Lagi-lagi terjadi keheningan setelahnya, Claudia tidak tahu kenapa pria yang mendapat julukan sebagai Tangan Midas dari Asia itu sering diam sambil melototi seseorang.

"Apa masih ada lagi, Pak? Maaf sebelumnya, tapi mengingat isi kontrak, seharusnya pukul segini saya sudah beristirahat." Claudia memberanikan diri membuka suara, sejujurnya agak sulit bersikap tenang tanpa menatap terang-terangan wajah tampan di depannya.

"Tidak, tidak ada lagi. Kamu boleh kembali ke kamarmu."

Claudia menghela napas lega, "Baiklah kalau begitu saya permisi, Pak," ucapnya sebelum bergegas meninggalkan Malven tanpa menunggu balasan dari pria itu. Jujur saja Claudia kelelahan dan membutuhkan tidur setelah menemani Raga seharian, jadi ia tidak bisa membuang waktu lagi.

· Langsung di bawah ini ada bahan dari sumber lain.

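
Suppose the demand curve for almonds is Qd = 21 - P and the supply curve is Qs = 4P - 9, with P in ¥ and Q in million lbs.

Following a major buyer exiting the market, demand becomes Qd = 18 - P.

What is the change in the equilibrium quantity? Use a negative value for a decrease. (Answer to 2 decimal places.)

-2.40

Initially, 21 - P = 4P - 9, so 30 = 5P and P = 6, Q = 15.
The new curves are Qd = 18 - P (demand) and Qs = 4P - 9 (supply).
Setting them equal: 18 - P = 4P - 9 → 27 = 5P, so P = 5.4 and Q = 12.6.
ΔQ = 12.6 − 15 = -2.40.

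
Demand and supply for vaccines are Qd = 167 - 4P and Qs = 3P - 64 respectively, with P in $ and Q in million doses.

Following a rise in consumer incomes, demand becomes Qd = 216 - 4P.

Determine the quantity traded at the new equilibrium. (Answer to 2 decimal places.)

56.00

Original equilibrium: 167 - 4P = 3P - 64 gives 231 = 7P, so P = 33 and Q = 35.
With the change applied: demand Qd = 216 - 4P, supply Qs = 3P - 64.
Setting them equal: 216 - 4P = 3P - 64 → 280 = 7P, so P = 40 and Q = 56.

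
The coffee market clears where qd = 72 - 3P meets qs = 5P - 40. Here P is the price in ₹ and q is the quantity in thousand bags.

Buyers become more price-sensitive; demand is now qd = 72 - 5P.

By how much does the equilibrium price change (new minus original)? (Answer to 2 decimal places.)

-2.80

Initially, 72 - 3P = 5P - 40, so 112 = 8P and P = 14, q = 30.
With the change applied: demand qd = 72 - 5P, supply qs = 5P - 40.
Equate the new curves: 72 - 5P = 5P - 40, giving 112 = 10P, P = 11.2, q = 16.
ΔP = 11.2 − 14 = -2.80.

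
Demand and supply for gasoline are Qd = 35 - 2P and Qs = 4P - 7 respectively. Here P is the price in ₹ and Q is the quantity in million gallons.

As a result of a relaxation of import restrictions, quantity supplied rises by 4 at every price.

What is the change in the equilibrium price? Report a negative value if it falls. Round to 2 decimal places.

-0.67

Original equilibrium: 35 - 2P = 4P - 7 gives 42 = 6P, so P = 7 and Q = 21.
The shock moves the curves to Qd = 35 - 2P and Qs = 4P - 3.
Setting them equal: 35 - 2P = 4P - 3 → 38 = 6P, so P = 19/3 ≈ 6.3333 and Q = 67/3 ≈ 22.3333.
ΔP = 6.3333 − 7 = -0.67.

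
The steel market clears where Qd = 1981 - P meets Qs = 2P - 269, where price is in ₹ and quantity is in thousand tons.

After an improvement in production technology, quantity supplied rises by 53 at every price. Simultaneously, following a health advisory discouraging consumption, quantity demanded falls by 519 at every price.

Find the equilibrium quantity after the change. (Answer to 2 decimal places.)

Initially, 1981 - P = 2P - 269, so 2250 = 3P and P = 750, Q = 1231.
With the change applied: demand Qd = 1462 - P, supply Qs = 2P - 216.
New equilibrium: 1462 - P = 2P - 216 ⇒ 1678 = 3P ⇒ P = 1678/3 ≈ 559.3333, Q = 2708/3 ≈ 902.6667.

902.67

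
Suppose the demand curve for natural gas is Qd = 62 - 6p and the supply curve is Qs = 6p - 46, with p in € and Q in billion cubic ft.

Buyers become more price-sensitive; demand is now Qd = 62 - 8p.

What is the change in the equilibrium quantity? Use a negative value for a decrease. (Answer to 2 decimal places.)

Before the shock: 62 - 6p = 6p - 46 ⇒ 108 = 12p ⇒ p = 9, Q = 8.
The shock moves the curves to Qd = 62 - 8p and Qs = 6p - 46.
New equilibrium: 62 - 8p = 6p - 46 ⇒ 108 = 14p ⇒ p = 54/7 ≈ 7.7143, Q = 2/7 ≈ 0.2857.
ΔQ = 0.2857 − 8 = -7.71.

-7.71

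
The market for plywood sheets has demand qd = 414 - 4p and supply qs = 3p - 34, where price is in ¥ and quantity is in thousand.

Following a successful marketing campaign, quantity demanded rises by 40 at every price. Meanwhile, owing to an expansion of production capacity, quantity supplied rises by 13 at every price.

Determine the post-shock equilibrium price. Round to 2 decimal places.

Initially, 414 - 4p = 3p - 34, so 448 = 7p and p = 64, q = 158.
The shock moves the curves to qd = 454 - 4p and qs = 3p - 21.
Setting them equal: 454 - 4p = 3p - 21 → 475 = 7p, so p = 475/7 ≈ 67.8571 and q = 1278/7 ≈ 182.5714.

67.86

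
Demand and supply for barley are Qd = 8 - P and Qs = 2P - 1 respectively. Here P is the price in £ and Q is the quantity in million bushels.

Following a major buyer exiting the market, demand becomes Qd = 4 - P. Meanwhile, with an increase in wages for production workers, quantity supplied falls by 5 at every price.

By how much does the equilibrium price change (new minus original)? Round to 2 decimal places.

Original equilibrium: 8 - P = 2P - 1 gives 9 = 3P, so P = 3 and Q = 5.
After the shift, demand is Qd = 4 - P and supply is Qs = 2P - 6.
New equilibrium: 4 - P = 2P - 6 ⇒ 10 = 3P ⇒ P = 10/3 ≈ 3.3333, Q = 2/3 ≈ 0.6667.
ΔP = 3.3333 − 3 = +0.33.

+0.33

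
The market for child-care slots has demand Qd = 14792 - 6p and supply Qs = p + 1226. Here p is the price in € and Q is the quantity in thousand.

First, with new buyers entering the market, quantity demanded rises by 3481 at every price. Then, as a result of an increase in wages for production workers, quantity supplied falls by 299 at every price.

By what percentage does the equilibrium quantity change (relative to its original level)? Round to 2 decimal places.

Original equilibrium: 14792 - 6p = p + 1226 gives 13566 = 7p, so p = 1938 and Q = 3164.
With the change applied: demand Qd = 18273 - 6p, supply Qs = p + 927.
Equate the new curves: 18273 - 6p = p + 927, giving 17346 = 7p, p = 2478, Q = 3405.
%ΔQ = (3405 − 3164) / 3164 × 100 = +7.62%.

+7.62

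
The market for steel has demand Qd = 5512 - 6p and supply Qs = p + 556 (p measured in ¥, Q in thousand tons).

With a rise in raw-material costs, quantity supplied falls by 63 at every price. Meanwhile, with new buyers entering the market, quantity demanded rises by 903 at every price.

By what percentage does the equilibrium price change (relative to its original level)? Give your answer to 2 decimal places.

Initially, 5512 - 6p = p + 556, so 4956 = 7p and p = 708, Q = 1264.
The shock moves the curves to Qd = 6415 - 6p and Qs = p + 493.
New equilibrium: 6415 - 6p = p + 493 ⇒ 5922 = 7p ⇒ p = 846, Q = 1339.
%Δp = (846 − 708) / 708 × 100 = +19.49%.

+19.49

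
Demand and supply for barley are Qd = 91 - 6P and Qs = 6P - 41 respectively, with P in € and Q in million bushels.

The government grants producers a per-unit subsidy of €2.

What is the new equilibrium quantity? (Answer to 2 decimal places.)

Original equilibrium: 91 - 6P = 6P - 41 gives 132 = 12P, so P = 11 and Q = 25.
Since sellers receive the price plus the subsidy, the effective supply curve becomes Qs = 6P - 29.
Setting them equal: 91 - 6P = 6P - 29 → 120 = 12P, so P = 10 and Q = 31.

31.00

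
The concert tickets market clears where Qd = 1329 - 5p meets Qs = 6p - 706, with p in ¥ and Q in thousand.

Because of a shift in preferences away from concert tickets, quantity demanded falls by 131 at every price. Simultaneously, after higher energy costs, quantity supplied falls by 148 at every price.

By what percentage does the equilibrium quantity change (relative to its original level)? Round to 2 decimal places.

-34.34

Solve the original market: 1329 - 5p = 6p - 706, hence p = 185 and Q = 404.
The new curves are Qd = 1198 - 5p (demand) and Qs = 6p - 854 (supply).
Setting them equal: 1198 - 5p = 6p - 854 → 2052 = 11p, so p = 2052/11 ≈ 186.5455 and Q = 2918/11 ≈ 265.2727.
%ΔQ = (265.2727 − 404) / 404 × 100 = -34.34%.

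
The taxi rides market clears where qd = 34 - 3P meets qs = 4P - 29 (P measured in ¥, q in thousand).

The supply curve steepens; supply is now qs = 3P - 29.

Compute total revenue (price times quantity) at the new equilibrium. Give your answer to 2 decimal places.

26.25

Solve the original market: 34 - 3P = 4P - 29, hence P = 9 and q = 7.
The new curves are qd = 34 - 3P (demand) and qs = 3P - 29 (supply).
Clearing the new market: 34 - 3P = 3P - 29, so P = 10.5 and q = 2.5.
New expenditure = 10.5 × 2.5 = 26.25.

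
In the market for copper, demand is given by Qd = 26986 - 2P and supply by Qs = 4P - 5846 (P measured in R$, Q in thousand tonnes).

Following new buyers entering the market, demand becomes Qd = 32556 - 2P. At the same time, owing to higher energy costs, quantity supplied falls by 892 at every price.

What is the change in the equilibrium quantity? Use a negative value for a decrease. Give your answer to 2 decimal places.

Initially, 26986 - 2P = 4P - 5846, so 32832 = 6P and P = 5472, Q = 16042.
The new curves are Qd = 32556 - 2P (demand) and Qs = 4P - 6738 (supply).
New equilibrium: 32556 - 2P = 4P - 6738 ⇒ 39294 = 6P ⇒ P = 6549, Q = 19458.
ΔQ = 19458 − 16042 = +3416.00.

+3416.00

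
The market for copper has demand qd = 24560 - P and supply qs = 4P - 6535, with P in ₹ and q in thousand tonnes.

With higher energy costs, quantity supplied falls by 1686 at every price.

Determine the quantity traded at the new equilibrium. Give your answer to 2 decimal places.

Solve the original market: 24560 - P = 4P - 6535, hence P = 6219 and q = 18341.
The shock moves the curves to qd = 24560 - P and qs = 4P - 8221.
Setting them equal: 24560 - P = 4P - 8221 → 32781 = 5P, so P = 6556.2 and q = 18003.8.

18003.80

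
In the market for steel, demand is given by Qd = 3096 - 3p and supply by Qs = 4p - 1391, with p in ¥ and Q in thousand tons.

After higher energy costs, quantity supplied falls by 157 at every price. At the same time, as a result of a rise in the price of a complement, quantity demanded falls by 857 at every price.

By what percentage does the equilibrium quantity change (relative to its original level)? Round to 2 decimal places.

-47.49

Solve the original market: 3096 - 3p = 4p - 1391, hence p = 641 and Q = 1173.
The new curves are Qd = 2239 - 3p (demand) and Qs = 4p - 1548 (supply).
Clearing the new market: 2239 - 3p = 4p - 1548, so p = 541 and Q = 616.
%ΔQ = (616 − 1173) / 1173 × 100 = -47.49%.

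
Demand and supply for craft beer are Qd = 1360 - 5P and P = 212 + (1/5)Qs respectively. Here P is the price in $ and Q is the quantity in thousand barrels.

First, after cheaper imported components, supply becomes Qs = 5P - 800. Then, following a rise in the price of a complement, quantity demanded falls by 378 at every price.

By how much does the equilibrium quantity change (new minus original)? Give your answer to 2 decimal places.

Solve the original market: 1360 - 5P = 5P - 1060, hence P = 242 and Q = 150.
The new curves are Qd = 982 - 5P (demand) and Qs = 5P - 800 (supply).
New equilibrium: 982 - 5P = 5P - 800 ⇒ 1782 = 10P ⇒ P = 178.2, Q = 91.
ΔQ = 91 − 150 = -59.00.

-59.00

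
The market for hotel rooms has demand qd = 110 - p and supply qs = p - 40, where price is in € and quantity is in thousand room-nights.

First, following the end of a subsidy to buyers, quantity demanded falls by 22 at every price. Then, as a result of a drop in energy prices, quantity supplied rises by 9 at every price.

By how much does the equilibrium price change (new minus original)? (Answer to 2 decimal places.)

-15.50

Original equilibrium: 110 - p = p - 40 gives 150 = 2p, so p = 75 and q = 35.
After the shift, demand is qd = 88 - p and supply is qs = p - 31.
Equate the new curves: 88 - p = p - 31, giving 119 = 2p, p = 59.5, q = 28.5.
Δp = 59.5 − 75 = -15.50.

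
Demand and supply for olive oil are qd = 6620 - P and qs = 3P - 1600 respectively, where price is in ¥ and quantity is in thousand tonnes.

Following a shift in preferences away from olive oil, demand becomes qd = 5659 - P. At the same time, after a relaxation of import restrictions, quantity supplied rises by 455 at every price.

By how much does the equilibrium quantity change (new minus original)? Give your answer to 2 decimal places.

-607.00

Solve the original market: 6620 - P = 3P - 1600, hence P = 2055 and q = 4565.
With the change applied: demand qd = 5659 - P, supply qs = 3P - 1145.
New equilibrium: 5659 - P = 3P - 1145 ⇒ 6804 = 4P ⇒ P = 1701, q = 3958.
Δq = 3958 − 4565 = -607.00.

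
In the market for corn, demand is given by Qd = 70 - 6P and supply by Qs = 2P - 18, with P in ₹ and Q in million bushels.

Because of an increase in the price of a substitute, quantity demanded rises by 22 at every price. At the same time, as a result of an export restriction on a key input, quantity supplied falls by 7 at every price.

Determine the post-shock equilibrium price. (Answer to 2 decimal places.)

14.63

Initially, 70 - 6P = 2P - 18, so 88 = 8P and P = 11, Q = 4.
With the change applied: demand Qd = 92 - 6P, supply Qs = 2P - 25.
Clearing the new market: 92 - 6P = 2P - 25, so P = 14.625 and Q = 4.25.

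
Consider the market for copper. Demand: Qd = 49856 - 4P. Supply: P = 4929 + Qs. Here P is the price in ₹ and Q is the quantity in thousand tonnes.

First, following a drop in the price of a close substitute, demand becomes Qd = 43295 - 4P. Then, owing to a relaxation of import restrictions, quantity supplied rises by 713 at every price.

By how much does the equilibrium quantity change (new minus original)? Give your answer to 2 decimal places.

Solve the original market: 49856 - 4P = P - 4929, hence P = 10957 and Q = 6028.
After the shift, demand is Qd = 43295 - 4P and supply is Qs = P - 4216.
Setting them equal: 43295 - 4P = P - 4216 → 47511 = 5P, so P = 9502.2 and Q = 5286.2.
ΔQ = 5286.2 − 6028 = -741.80.

-741.80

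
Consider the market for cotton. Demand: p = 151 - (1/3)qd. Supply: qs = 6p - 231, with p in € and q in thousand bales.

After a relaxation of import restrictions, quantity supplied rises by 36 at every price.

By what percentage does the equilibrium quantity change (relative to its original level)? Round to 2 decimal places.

Original equilibrium: 453 - 3p = 6p - 231 gives 684 = 9p, so p = 76 and q = 225.
After the shift, demand is qd = 453 - 3p and supply is qs = 6p - 195.
Equate the new curves: 453 - 3p = 6p - 195, giving 648 = 9p, p = 72, q = 237.
%Δq = (237 − 225) / 225 × 100 = +5.33%.

+5.33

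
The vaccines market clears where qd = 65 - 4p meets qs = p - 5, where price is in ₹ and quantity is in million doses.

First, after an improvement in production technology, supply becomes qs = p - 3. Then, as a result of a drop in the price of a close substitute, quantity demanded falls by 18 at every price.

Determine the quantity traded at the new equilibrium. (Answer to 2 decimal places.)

Original equilibrium: 65 - 4p = p - 5 gives 70 = 5p, so p = 14 and q = 9.
The new curves are qd = 47 - 4p (demand) and qs = p - 3 (supply).
Equate the new curves: 47 - 4p = p - 3, giving 50 = 5p, p = 10, q = 7.

7.00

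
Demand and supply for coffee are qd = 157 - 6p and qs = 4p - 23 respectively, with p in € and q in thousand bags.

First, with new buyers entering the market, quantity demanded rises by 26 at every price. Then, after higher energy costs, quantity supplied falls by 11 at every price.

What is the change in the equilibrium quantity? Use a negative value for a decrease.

Solve the original market: 157 - 6p = 4p - 23, hence p = 18 and q = 49.
The shock moves the curves to qd = 183 - 6p and qs = 4p - 34.
New equilibrium: 183 - 6p = 4p - 34 ⇒ 217 = 10p ⇒ p = 21.7, q = 52.8.
Δq = 52.8 − 49 = +3.8.

+3.8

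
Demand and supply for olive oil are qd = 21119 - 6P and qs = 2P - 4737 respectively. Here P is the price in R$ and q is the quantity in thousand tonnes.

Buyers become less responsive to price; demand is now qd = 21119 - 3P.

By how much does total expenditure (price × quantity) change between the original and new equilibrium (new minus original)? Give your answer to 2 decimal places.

Initially, 21119 - 6P = 2P - 4737, so 25856 = 8P and P = 3232, q = 1727.
With the change applied: demand qd = 21119 - 3P, supply qs = 2P - 4737.
Clearing the new market: 21119 - 3P = 2P - 4737, so P = 5171.2 and q = 5605.4.
Expenditure moves from 3232×1727 = 5581664 to 5171.2×5605.4 = 28986644.48; change = +23404980.48.

+23404980.48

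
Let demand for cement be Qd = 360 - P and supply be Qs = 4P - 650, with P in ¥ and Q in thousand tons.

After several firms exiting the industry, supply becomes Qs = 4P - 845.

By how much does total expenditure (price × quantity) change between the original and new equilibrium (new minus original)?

-3237

Solve the original market: 360 - P = 4P - 650, hence P = 202 and Q = 158.
The new curves are Qd = 360 - P (demand) and Qs = 4P - 845 (supply).
New equilibrium: 360 - P = 4P - 845 ⇒ 1205 = 5P ⇒ P = 241, Q = 119.
Expenditure moves from 202×158 = 31916 to 241×119 = 28679; change = -3237.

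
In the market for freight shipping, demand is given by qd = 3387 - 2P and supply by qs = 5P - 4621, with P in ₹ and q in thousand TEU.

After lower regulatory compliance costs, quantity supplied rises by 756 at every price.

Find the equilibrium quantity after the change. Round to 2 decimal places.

Original equilibrium: 3387 - 2P = 5P - 4621 gives 8008 = 7P, so P = 1144 and q = 1099.
After the shift, demand is qd = 3387 - 2P and supply is qs = 5P - 3865.
Setting them equal: 3387 - 2P = 5P - 3865 → 7252 = 7P, so P = 1036 and q = 1315.

1315.00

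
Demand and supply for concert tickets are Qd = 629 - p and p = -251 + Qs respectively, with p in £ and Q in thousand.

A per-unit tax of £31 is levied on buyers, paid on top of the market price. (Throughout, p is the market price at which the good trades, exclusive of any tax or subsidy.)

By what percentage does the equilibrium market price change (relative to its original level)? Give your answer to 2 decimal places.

-8.20

Solve the original market: 629 - p = p + 251, hence p = 189 and Q = 440.
Since buyers pay the price plus the tax, the effective demand curve becomes Qd = 598 - p.
Clearing the new market: 598 - p = p + 251, so p = 173.5 and Q = 424.5.
%Δp = (173.5 − 189) / 189 × 100 = -8.20%.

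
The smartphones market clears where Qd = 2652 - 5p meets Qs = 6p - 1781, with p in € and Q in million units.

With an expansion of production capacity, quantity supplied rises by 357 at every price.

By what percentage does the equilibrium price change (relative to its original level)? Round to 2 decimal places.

-8.05

Initially, 2652 - 5p = 6p - 1781, so 4433 = 11p and p = 403, Q = 637.
With the change applied: demand Qd = 2652 - 5p, supply Qs = 6p - 1424.
New equilibrium: 2652 - 5p = 6p - 1424 ⇒ 4076 = 11p ⇒ p = 4076/11 ≈ 370.5455, Q = 8792/11 ≈ 799.2727.
%Δp = (370.5455 − 403) / 403 × 100 = -8.05%.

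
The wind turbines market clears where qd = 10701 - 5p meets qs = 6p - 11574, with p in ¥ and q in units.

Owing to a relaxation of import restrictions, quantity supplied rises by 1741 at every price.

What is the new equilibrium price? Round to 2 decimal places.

1866.73

Original equilibrium: 10701 - 5p = 6p - 11574 gives 22275 = 11p, so p = 2025 and q = 576.
After the shift, demand is qd = 10701 - 5p and supply is qs = 6p - 9833.
New equilibrium: 10701 - 5p = 6p - 9833 ⇒ 20534 = 11p ⇒ p = 20534/11 ≈ 1866.7273, q = 15041/11 ≈ 1367.3636.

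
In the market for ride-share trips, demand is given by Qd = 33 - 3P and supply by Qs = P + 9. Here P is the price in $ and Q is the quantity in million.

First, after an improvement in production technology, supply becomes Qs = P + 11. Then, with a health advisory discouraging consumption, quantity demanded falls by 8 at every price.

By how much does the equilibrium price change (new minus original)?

Original equilibrium: 33 - 3P = P + 9 gives 24 = 4P, so P = 6 and Q = 15.
The shock moves the curves to Qd = 25 - 3P and Qs = P + 11.
Equate the new curves: 25 - 3P = P + 11, giving 14 = 4P, P = 3.5, Q = 14.5.
ΔP = 3.5 − 6 = -2.5.

-2.5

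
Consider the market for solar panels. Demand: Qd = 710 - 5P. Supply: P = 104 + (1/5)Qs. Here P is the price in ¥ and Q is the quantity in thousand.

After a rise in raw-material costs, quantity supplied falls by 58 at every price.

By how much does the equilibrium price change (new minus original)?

Initially, 710 - 5P = 5P - 520, so 1230 = 10P and P = 123, Q = 95.
The new curves are Qd = 710 - 5P (demand) and Qs = 5P - 578 (supply).
Equate the new curves: 710 - 5P = 5P - 578, giving 1288 = 10P, P = 128.8, Q = 66.
ΔP = 128.8 − 123 = +5.8.

+5.8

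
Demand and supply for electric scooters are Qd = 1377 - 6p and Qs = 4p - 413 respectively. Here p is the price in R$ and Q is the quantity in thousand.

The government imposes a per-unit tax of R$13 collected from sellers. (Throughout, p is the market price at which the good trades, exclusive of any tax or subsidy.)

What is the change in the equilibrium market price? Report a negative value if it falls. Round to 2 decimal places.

+5.20

Initially, 1377 - 6p = 4p - 413, so 1790 = 10p and p = 179, Q = 303.
Since sellers keep the price net of the tax, the effective supply curve becomes Qs = 4p - 465.
Setting them equal: 1377 - 6p = 4p - 465 → 1842 = 10p, so p = 184.2 and Q = 271.8.
Δp = 184.2 − 179 = +5.20.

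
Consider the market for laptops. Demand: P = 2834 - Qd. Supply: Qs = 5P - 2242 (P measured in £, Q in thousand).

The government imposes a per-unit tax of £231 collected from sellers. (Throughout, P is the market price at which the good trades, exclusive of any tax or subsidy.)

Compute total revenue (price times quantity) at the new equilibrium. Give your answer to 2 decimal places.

Initially, 2834 - P = 5P - 2242, so 5076 = 6P and P = 846, Q = 1988.
Since sellers keep the price net of the tax, the effective supply curve becomes Qs = 5P - 3397.
New equilibrium: 2834 - P = 5P - 3397 ⇒ 6231 = 6P ⇒ P = 1038.5, Q = 1795.5.
New expenditure = 1038.5 × 1795.5 = 1864626.75.

1864626.75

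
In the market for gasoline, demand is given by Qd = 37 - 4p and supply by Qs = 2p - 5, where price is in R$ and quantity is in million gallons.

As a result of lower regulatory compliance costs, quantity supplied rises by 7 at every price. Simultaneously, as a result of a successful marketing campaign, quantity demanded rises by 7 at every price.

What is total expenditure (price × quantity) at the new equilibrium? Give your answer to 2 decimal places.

Solve the original market: 37 - 4p = 2p - 5, hence p = 7 and Q = 9.
The new curves are Qd = 44 - 4p (demand) and Qs = 2p + 2 (supply).
Equate the new curves: 44 - 4p = 2p + 2, giving 42 = 6p, p = 7, Q = 16.
New expenditure = 7 × 16 = 112.00.

112.00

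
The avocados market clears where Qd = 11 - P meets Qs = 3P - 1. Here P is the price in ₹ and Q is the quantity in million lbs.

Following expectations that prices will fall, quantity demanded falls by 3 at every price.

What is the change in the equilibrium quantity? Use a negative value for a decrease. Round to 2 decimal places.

-2.25

Before the shock: 11 - P = 3P - 1 ⇒ 12 = 4P ⇒ P = 3, Q = 8.
With the change applied: demand Qd = 8 - P, supply Qs = 3P - 1.
Setting them equal: 8 - P = 3P - 1 → 9 = 4P, so P = 2.25 and Q = 5.75.
ΔQ = 5.75 − 8 = -2.25.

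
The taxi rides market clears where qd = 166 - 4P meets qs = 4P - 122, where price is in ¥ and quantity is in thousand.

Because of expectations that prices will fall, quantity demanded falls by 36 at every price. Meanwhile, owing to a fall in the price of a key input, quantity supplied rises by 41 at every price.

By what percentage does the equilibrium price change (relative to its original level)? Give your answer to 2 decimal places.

Solve the original market: 166 - 4P = 4P - 122, hence P = 36 and q = 22.
After the shift, demand is qd = 130 - 4P and supply is qs = 4P - 81.
Clearing the new market: 130 - 4P = 4P - 81, so P = 26.375 and q = 24.5.
%ΔP = (26.375 − 36) / 36 × 100 = -26.74%.

-26.74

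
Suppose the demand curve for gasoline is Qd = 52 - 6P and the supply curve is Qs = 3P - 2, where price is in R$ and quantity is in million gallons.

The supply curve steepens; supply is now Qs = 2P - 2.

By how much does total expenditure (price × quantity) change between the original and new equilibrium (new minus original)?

-18.375

Original equilibrium: 52 - 6P = 3P - 2 gives 54 = 9P, so P = 6 and Q = 16.
The new curves are Qd = 52 - 6P (demand) and Qs = 2P - 2 (supply).
Equate the new curves: 52 - 6P = 2P - 2, giving 54 = 8P, P = 6.75, Q = 11.5.
Expenditure moves from 6×16 = 96 to 6.75×11.5 = 77.625; change = -18.375.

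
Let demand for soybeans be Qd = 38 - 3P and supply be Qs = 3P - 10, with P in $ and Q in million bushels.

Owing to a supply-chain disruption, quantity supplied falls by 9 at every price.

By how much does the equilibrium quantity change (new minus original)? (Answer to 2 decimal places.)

Original equilibrium: 38 - 3P = 3P - 10 gives 48 = 6P, so P = 8 and Q = 14.
With the change applied: demand Qd = 38 - 3P, supply Qs = 3P - 19.
New equilibrium: 38 - 3P = 3P - 19 ⇒ 57 = 6P ⇒ P = 9.5, Q = 9.5.
ΔQ = 9.5 − 14 = -4.50.

-4.50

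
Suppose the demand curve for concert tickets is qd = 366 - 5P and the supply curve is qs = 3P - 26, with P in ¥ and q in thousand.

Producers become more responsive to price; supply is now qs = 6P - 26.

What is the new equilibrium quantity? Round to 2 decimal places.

Before the shock: 366 - 5P = 3P - 26 ⇒ 392 = 8P ⇒ P = 49, q = 121.
The shock moves the curves to qd = 366 - 5P and qs = 6P - 26.
Setting them equal: 366 - 5P = 6P - 26 → 392 = 11P, so P = 392/11 ≈ 35.6364 and q = 2066/11 ≈ 187.8182.

187.82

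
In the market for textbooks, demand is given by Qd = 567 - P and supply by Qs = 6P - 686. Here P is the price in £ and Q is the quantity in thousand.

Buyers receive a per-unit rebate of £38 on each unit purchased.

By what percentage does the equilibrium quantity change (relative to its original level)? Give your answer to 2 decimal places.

+8.39

Solve the original market: 567 - P = 6P - 686, hence P = 179 and Q = 388.
Since buyers' out-of-pocket price is the market price minus the rebate, the effective demand curve becomes Qd = 605 - P.
Setting them equal: 605 - P = 6P - 686 → 1291 = 7P, so P = 1291/7 ≈ 184.4286 and Q = 2944/7 ≈ 420.5714.
%ΔQ = (420.5714 − 388) / 388 × 100 = +8.39%.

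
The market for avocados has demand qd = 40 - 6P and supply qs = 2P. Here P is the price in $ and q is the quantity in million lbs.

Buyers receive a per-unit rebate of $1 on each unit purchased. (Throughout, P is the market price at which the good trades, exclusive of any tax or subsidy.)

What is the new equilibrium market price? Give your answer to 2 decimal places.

5.75

Solve the original market: 40 - 6P = 2P, hence P = 5 and q = 10.
Since buyers' out-of-pocket price is the market price minus the rebate, the effective demand curve becomes qd = 46 - 6P.
Clearing the new market: 46 - 6P = 2P, so P = 5.75 and q = 11.5.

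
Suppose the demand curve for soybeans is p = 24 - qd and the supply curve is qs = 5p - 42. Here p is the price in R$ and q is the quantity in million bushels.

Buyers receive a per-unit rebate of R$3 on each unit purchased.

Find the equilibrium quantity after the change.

Solve the original market: 24 - p = 5p - 42, hence p = 11 and q = 13.
Since buyers' out-of-pocket price is the market price minus the rebate, the effective demand curve becomes qd = 27 - p.
Clearing the new market: 27 - p = 5p - 42, so p = 11.5 and q = 15.5.

15.5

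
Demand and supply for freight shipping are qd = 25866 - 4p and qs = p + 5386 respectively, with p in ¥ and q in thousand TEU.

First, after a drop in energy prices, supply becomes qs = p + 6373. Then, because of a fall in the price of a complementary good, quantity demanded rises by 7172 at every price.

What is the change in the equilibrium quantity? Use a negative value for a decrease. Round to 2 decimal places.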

Untungnya Dera yang Claudia temui di depan ruangan Malven tidak menanyakan apa pun sehingga Claudia bisa langsung pergi ke kamarnya.

"Ah, aku ingin tidur tanpa ganti baju!" Claudia mengeluh setelah memasuki kamarnya dan mengunci pintu.

Wanita itu baru saja merebahkan tubuhnya dan mulai merasa nyaman ketika ingatannya menyentak. Dia lupa memberi kabar pada Aira!

Membuka tas berisi pakaiannya yang belum sempat dirapikan, Claudia meraih ponselnya yang seharian tidak diperiksa. Lalu, sebuah pesan yang berada di paling atas membuat seluruh lelah dan kantuknya seolah menguap.

[Cla, kamu di mana? Aku ke rumahmu dan Ayah bilang kamu tidak ada. Tolong jangan pergi tiba-tiba, Cla, aku tidak bisa jika tidak melihatmu.]